Secretary Gutierrez went on to say that, “Ports are our gateway to the global marketplace, but they can only generate economic activity and support jobs if they are well-run, efficient and easy to navigate”. Now that’s a big ‘if’.

‘Well-run’? Today we’re reading about protests, demonstrations, walkouts, strikes, and even accidental deaths, in port operations around the country. By any standards, and by no stretch of the imagination, do those events reflect favorably on port management.

‘Efficient’? Time and time again we’ve criticized the increasing container fees, and fines, being imposed as a result of inefficient U.S. terminal and trucking operations. In spite of Fran Inman’s warning about an eventual ‘tipping point’, state officials, port authorities and even economists are repeatedly clamoring for more and more add-on container fees. It’s a game of catch-up. As operations become more and more troublesome and inefficient, management knows of no other alternative but to throw money at unanticipated problems. Not their own money, of course, but taxpayer/consumer money. There is an alternative to this rush to eventual gridlock … the inevitable avenue we’ve been offering …but the signpost escapes notice when blinders are being worn.

‘Easy to navigate’? In Article 4 of this Volume we touched briefly upon some of the difficulties being encountered when maneuvering, and navigating, those mammoth container ships that have mesmerized the ‘bigger-is-better’ set. Here’s a sampling of ‘easy’ navigation:

• It takes 15 to 20 minutes to bring one of these vessels to a standstill, which adds almost a half hour to every maneuver, and increases fuel consumption as well.
• These very large ships can only be brought into port during daylight and when the wind falls below 10 knots.
• They require longer berths than those available in most ports, and require the use of taller, bigger and more expensive cranes than those found in most ports.
• Because these larger vessels require upgrading within the port and outlying infrastructure, an unfair burden must be shouldered by consumers and taxpayers.

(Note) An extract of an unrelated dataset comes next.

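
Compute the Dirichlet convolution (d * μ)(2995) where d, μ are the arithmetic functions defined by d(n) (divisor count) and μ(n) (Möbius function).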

Neil Davidson, of Drewry Shipping Consultants, Ltd., also addressed the attendees at the conference and stated that by the year 2011, there will be a 672-million TEU capacity demand. “The challenge we all face,” he said, “is to avoid congestion and ensure that new capacity is put in place to meet the demand”.

‘New capacity… to meet the demand’? Mr. Davidson may as well be talking to the wall.